Les commerces du centre de Séville s’articulent autour du profit économique, s’éloignant du tissu social et de l’authenticité des établissements traditionnels, qu’ils soient des institutions de longue date ou spécialisés dans des services singuliers. Heureusement, et malgré les fermetures bien connues de projets fascinants — la confiserie Filella en 2014, le Bazar Victoria en 2017 ou les échecs de Caótica et Verbo —, certains endroits qui semblent figés dans le temps résistent et poursuivent leur mission. C’est le cas de la Papelería Ferrer, le plus ancien magasin de ce type en Espagne et le troisième en Europe, qui se prépare à franchir une étape historique : l’ouverture de son deuxième magasin.
Après près de deux siècles d’histoire dans l’emblématique rue Sierpes, l’entreprise familiale s’apprête à écrire un nouveau chapitre.
La nouvelle Papelería Ferrer, rue Lineros
Loin des grandes chaînes, Ferrer ne cherche pas à reproduire des centres commerciaux, mais à étendre sa mystique. Le nouvel établissement, situé rue Lineros, ne remplacera pas l’original du numéro 5 de la rue Sierpes, mais le complétera.
Même si elle conservera l’esthétique des étagères en bois et de la façade classique, la nouvelle boutique mise sur une « nouvelle dynamique ».
Les propriétaires souhaitent que les clients interagissent davantage avec les produits, en leur offrant une expérience sensorielle que les appareils numériques ne peuvent pas reproduire.
En ce qui concerne la date d’ouverture, on estime que ce nouveau coin de nostalgie ouvrira ses portes dans environ deux semaines.
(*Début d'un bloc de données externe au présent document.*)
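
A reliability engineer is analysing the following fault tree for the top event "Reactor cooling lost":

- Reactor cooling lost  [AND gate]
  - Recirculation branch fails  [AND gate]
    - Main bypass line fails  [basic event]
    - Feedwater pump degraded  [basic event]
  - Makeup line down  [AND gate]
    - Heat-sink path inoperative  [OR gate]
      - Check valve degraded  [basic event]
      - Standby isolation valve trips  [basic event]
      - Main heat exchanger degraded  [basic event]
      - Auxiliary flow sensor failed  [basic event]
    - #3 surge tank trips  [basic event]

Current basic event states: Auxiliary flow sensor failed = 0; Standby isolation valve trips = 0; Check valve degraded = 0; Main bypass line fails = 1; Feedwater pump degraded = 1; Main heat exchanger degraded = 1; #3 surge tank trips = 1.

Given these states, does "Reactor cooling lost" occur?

Recirculation branch fails [AND]: Main bypass line fails=occurs, Feedwater pump degraded=occurs → all inputs occur → occurs.
Heat-sink path inoperative [OR]: Check valve degraded=not, Standby isolation valve trips=not, Main heat exchanger degraded=occurs, Auxiliary flow sensor failed=not → at least one input occurs → occurs.
Makeup line down [AND]: Heat-sink path inoperative=occurs, #3 surge tank trips=occurs → all inputs occur → occurs.
Reactor cooling lost [AND]: Recirculation branch fails=occurs, Makeup line down=occurs → all inputs occur → occurs.

Yes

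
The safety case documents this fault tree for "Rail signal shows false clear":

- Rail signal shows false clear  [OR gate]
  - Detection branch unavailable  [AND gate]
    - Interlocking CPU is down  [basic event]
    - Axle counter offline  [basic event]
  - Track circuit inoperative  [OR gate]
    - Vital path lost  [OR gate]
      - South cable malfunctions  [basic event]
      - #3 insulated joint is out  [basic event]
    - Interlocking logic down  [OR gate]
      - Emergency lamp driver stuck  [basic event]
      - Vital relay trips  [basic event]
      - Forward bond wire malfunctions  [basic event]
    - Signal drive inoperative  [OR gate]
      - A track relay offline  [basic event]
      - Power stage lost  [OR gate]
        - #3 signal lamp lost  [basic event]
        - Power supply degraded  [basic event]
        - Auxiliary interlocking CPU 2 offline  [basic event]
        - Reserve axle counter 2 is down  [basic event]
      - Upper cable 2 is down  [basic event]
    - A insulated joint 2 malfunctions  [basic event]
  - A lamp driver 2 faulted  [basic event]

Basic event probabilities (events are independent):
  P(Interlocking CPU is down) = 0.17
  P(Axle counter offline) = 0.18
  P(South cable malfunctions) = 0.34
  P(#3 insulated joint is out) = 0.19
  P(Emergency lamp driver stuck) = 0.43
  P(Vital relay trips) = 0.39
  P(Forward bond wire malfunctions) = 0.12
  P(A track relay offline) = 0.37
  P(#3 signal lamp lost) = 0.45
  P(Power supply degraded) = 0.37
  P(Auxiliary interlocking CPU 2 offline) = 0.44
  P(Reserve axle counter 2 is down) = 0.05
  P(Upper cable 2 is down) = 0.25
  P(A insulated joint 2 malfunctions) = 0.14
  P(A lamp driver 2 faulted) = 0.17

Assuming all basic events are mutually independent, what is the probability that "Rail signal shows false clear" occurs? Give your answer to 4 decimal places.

P(Detection branch unavailable) [AND] = 0.17 × 0.18 = 0.030600
P(Vital path lost) [OR] = 1 − (1−0.34) × (1−0.19) = 0.465400
P(Interlocking logic down) [OR] = 1 − (1−0.43) × (1−0.39) × (1−0.12) = 0.694024
P(Power stage lost) [OR] = 1 − (1−0.45) × (1−0.37) × (1−0.44) × (1−0.05) = 0.815662
P(Signal drive inoperative) [OR] = 1 − (1−0.37) × (1−0.815662) × (1−0.25) = 0.912900
P(Track circuit inoperative) [OR] = 1 − (1−0.465400) × (1−0.694024) × (1−0.912900) × (1−0.14) = 0.987747
P(Rail signal shows false clear) [OR] = 1 − (1−0.030600) × (1−0.987747) × (1−0.17) = 0.990141
Rounded to 4 decimal places: P(Rail signal shows false clear) ≈ 0.9901.

0.9901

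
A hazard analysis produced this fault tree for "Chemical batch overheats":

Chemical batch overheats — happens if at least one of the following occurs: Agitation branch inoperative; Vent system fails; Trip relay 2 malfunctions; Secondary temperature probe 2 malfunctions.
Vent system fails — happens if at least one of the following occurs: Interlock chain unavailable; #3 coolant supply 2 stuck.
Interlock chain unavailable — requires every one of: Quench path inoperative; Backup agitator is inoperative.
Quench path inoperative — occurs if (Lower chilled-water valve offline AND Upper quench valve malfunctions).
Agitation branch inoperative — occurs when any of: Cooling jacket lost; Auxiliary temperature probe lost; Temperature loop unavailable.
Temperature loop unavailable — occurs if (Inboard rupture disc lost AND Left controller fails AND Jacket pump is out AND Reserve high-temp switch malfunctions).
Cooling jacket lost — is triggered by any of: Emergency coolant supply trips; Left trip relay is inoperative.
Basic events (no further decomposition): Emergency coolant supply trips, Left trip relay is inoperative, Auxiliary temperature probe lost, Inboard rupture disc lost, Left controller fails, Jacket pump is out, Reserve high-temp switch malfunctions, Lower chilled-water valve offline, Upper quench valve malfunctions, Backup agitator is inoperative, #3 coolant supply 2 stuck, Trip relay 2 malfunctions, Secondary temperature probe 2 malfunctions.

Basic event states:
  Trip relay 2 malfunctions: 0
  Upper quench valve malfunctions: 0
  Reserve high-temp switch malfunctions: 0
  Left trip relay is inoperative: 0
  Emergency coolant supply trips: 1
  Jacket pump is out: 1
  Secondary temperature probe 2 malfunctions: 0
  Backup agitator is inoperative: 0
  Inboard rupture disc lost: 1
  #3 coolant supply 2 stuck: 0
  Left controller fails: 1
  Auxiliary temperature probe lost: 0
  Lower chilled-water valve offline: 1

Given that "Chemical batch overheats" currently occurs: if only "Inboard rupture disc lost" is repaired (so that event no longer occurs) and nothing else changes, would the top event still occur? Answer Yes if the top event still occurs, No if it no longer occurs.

Yes

Counterfactual: set "Inboard rupture disc lost" to not occurred.
Cooling jacket lost [OR]: Emergency coolant supply trips=occurs, Left trip relay is inoperative=not → at least one input occurs → occurs.
Temperature loop unavailable [AND]: Inboard rupture disc lost=not, Left controller fails=occurs, Jacket pump is out=occurs, Reserve high-temp switch malfunctions=not → not all inputs occur → does not occur.
Agitation branch inoperative [OR]: Cooling jacket lost=occurs, Auxiliary temperature probe lost=not, Temperature loop unavailable=not → at least one input occurs → occurs.
Quench path inoperative [AND]: Lower chilled-water valve offline=occurs, Upper quench valve malfunctions=not → not all inputs occur → does not occur.
Interlock chain unavailable [AND]: Quench path inoperative=not, Backup agitator is inoperative=not → not all inputs occur → does not occur.
Vent system fails [OR]: Interlock chain unavailable=not, #3 coolant supply 2 stuck=not → no input occurs → does not occur.
Chemical batch overheats [OR]: Agitation branch inoperative=occurs, Vent system fails=not, Trip relay 2 malfunctions=not, Secondary temperature probe 2 malfunctions=not → at least one input occurs → occurs.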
D’un bateau perdu à un empire du papier
L’histoire de Ferrer semble tout droit sortie d’un roman. En 1856, José Ferrer et Josefa Vidal sont arrivés à Séville depuis Barcelone avec un plan bien précis : attendre un bateau pour Cadix et, de là, partir pour l’Amérique.
La question de l’immigration ne s’est pas déroulée comme prévu et le bateau a levé l’ancre avant leur arrivée. Contraints d’attendre six mois pour le prochain passage, ils ont loué un local à Sierpes pour vendre de l’encre et des plumes.
Une sorte de commerce provisoire de subsistance a fini par devenir une véritable institution qui en est déjà à sa cinquième génération.
Ni l’arrivée de la dactylographie, ni les ordinateurs, ni même l’IA n’ont réussi à venir à bout de l’essence même de Ferrer. Des personnalités de l’envergure des frères Álvarez Quintero, du sculpteur Antonio Susillo ou de la danseuse Carmen Amaya sont passées par ses comptoirs.
Aujourd’hui, la résistance du papier est plus vivante que jamais, prouvant qu’en cette année 2026, l’authenticité et l’artisanat restent le plus grand luxe de la capitale sévillane.